The Song of Songs is a subversive book in biblical, conservative and traditional terms, so much so that the sages had to interpret it as a kind of allegory. Not a beloved and a lover, not a shepherd and a shepherdess, not Shulamith and her beloved, but rather a love affair between the community of Israel and God. Rabbi Akiva, of all people, who held the Song of Songs to be more sacred than the other books of Scripture apart from the five books of Moses and the Prophets, is recorded as having said that "anyone who warbles the Song of Songs in drinking houses and makes it into a kind of ditty has no portion in the world to come."

Those sages always had to spoil our fun. Why do they do this to us? What did we ever do to them? Happily for us, this exegesis, which was aimed at preventing desecration, did not make a deep impression on creative inspiration. Generation after generation had its say and transmitted material, and there isn't a single line that has not been put into the mouths of flesh-and-blood lovers. There isn't a single poem in the Song of Songs that has not been sung by the young in spirit, who, in the breezes of the night and the day, imagine themselves as shepherds and shepherdesses, black and comely, tanned swarthy by the sun; this is their sensual fantasy.

The allegory argument in this case is rather funny and far out. Even God Himself would not be grateful to the great leaders of Israel and their exegetes if a trace of the human remained in His image. What is it they want to tell us, the sages of blessed memory - that their God is not only merciful, but also libidinous, and that the community of Israel, for its part, is particularly interested in the thighs of the Holy One, blessed be He, which are "as pillars of marble." He swoons over her most intimate parts, "the rounding of thy thighs," "thy belly is a heap of wheat" and "thy two breasts are like twin fawns," and he dreams of climbing into the palm tree with the help of the branches thereof and her breasts as the clusters of grapes. As for her, she will nestle him between her breasts, his left hand under her head and his right hand embracing her.

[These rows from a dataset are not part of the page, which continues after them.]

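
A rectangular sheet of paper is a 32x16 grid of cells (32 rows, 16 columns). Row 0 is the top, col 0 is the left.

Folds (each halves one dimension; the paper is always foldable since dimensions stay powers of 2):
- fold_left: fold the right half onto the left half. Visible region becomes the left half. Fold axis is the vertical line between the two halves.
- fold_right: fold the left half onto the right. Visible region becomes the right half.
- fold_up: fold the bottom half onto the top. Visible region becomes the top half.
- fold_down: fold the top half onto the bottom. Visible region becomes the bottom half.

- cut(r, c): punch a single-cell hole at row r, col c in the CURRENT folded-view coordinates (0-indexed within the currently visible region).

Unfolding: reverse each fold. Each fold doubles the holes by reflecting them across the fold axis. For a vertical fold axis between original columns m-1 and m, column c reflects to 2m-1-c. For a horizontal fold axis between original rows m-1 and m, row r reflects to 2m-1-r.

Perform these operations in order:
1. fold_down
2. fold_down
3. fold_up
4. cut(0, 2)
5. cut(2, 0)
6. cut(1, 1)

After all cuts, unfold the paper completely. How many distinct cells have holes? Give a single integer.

Op 1 fold_down: fold axis h@16; visible region now rows[16,32) x cols[0,16) = 16x16
Op 2 fold_down: fold axis h@24; visible region now rows[24,32) x cols[0,16) = 8x16
Op 3 fold_up: fold axis h@28; visible region now rows[24,28) x cols[0,16) = 4x16
Op 4 cut(0, 2): punch at orig (24,2); cuts so far [(24, 2)]; region rows[24,28) x cols[0,16) = 4x16
Op 5 cut(2, 0): punch at orig (26,0); cuts so far [(24, 2), (26, 0)]; region rows[24,28) x cols[0,16) = 4x16
Op 6 cut(1, 1): punch at orig (25,1); cuts so far [(24, 2), (25, 1), (26, 0)]; region rows[24,28) x cols[0,16) = 4x16
Unfold 1 (reflect across h@28): 6 holes -> [(24, 2), (25, 1), (26, 0), (29, 0), (30, 1), (31, 2)]
Unfold 2 (reflect across h@24): 12 holes -> [(16, 2), (17, 1), (18, 0), (21, 0), (22, 1), (23, 2), (24, 2), (25, 1), (26, 0), (29, 0), (30, 1), (31, 2)]
Unfold 3 (reflect across h@16): 24 holes -> [(0, 2), (1, 1), (2, 0), (5, 0), (6, 1), (7, 2), (8, 2), (9, 1), (10, 0), (13, 0), (14, 1), (15, 2), (16, 2), (17, 1), (18, 0), (21, 0), (22, 1), (23, 2), (24, 2), (25, 1), (26, 0), (29, 0), (30, 1), (31, 2)]

Answer: 24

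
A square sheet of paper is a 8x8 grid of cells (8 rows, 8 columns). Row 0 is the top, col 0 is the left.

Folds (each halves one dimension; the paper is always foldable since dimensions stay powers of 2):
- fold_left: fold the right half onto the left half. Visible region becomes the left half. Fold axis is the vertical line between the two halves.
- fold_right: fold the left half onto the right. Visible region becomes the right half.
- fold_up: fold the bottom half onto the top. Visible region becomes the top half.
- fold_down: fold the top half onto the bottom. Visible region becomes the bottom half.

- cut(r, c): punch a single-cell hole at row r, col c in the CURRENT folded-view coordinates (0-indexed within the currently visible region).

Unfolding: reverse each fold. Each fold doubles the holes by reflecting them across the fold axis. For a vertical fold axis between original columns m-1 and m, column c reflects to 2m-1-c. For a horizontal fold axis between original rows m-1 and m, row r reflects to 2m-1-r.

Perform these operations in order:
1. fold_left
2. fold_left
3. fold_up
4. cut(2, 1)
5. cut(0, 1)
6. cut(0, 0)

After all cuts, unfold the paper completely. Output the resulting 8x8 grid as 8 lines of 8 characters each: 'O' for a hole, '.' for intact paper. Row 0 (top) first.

Answer: OOOOOOOO
........
.OO..OO.
........
........
.OO..OO.
........
OOOOOOOO

Derivation:
Op 1 fold_left: fold axis v@4; visible region now rows[0,8) x cols[0,4) = 8x4
Op 2 fold_left: fold axis v@2; visible region now rows[0,8) x cols[0,2) = 8x2
Op 3 fold_up: fold axis h@4; visible region now rows[0,4) x cols[0,2) = 4x2
Op 4 cut(2, 1): punch at orig (2,1); cuts so far [(2, 1)]; region rows[0,4) x cols[0,2) = 4x2
Op 5 cut(0, 1): punch at orig (0,1); cuts so far [(0, 1), (2, 1)]; region rows[0,4) x cols[0,2) = 4x2
Op 6 cut(0, 0): punch at orig (0,0); cuts so far [(0, 0), (0, 1), (2, 1)]; region rows[0,4) x cols[0,2) = 4x2
Unfold 1 (reflect across h@4): 6 holes -> [(0, 0), (0, 1), (2, 1), (5, 1), (7, 0), (7, 1)]
Unfold 2 (reflect across v@2): 12 holes -> [(0, 0), (0, 1), (0, 2), (0, 3), (2, 1), (2, 2), (5, 1), (5, 2), (7, 0), (7, 1), (7, 2), (7, 3)]
Unfold 3 (reflect across v@4): 24 holes -> [(0, 0), (0, 1), (0, 2), (0, 3), (0, 4), (0, 5), (0, 6), (0, 7), (2, 1), (2, 2), (2, 5), (2, 6), (5, 1), (5, 2), (5, 5), (5, 6), (7, 0), (7, 1), (7, 2), (7, 3), (7, 4), (7, 5), (7, 6), (7, 7)]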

God shows up all of a sudden, and with no prior warning in any other reference, knocks on the door, his head filled with dew, on his locks the drops of night, removes his coat, washes his feet and is ready; and she rises to open the door, her heart moving for him, her hands and her fingers flowing with myrrh on the door handles. She too is ready.

Good God, what is happening here? Has the landlord gone crazy? How is it that we hadn't previously known such a human God, so similar and equal to us? Neither did He know that He was like that, until his emissaries and exegetes told Him. The Song of Songs is customarily read on the Sabbath of the Intermediate Days of Passover, between the first and the seventh day. There are those who also read it on the closing holiday, and even a few who end the seder night by reading it. I very much recommend this custom, and I think it should spread. The Song of Songs is a much better read than the Passover Haggadah, which is an eclectic text that stops at every station in time, like a slow train that takes on more and more freight.

Because the Haggadah is a wide-open text that has not been zealously guarded in every generation, it has been infiltrated by a mix of biblical verses and bits of legend, prayers and hymns and just plain songs. With its educational mission ("thou shall tell thy son on that day"), the Haggadah is ostensibly also aimed at children, and perhaps first and foremost at them, so as to instill in all four kinds of sons the story of the Exodus from Egypt, to make them like it and to educate each according to his needs. But while the Song of Songs only charms, the Haggadah is also scary, like Grimms' fairy tales. When the Haggadah pours out its wrath, it does so on young and old alike. Alongside fine and interesting sections, there are a number of baffling and boring parts. No wonder many families postpone the worst and have the meal first so that slumber will not fall on the eyelids of the tender Jewish infants.

Therefore, I recommend that another question be added to the traditional four: How is this night different from all other nights? On all other nights we read only the Haggadah; on this night we also read the Song of Songs, wherein the songs are better than wine and verily, even the fleshpots.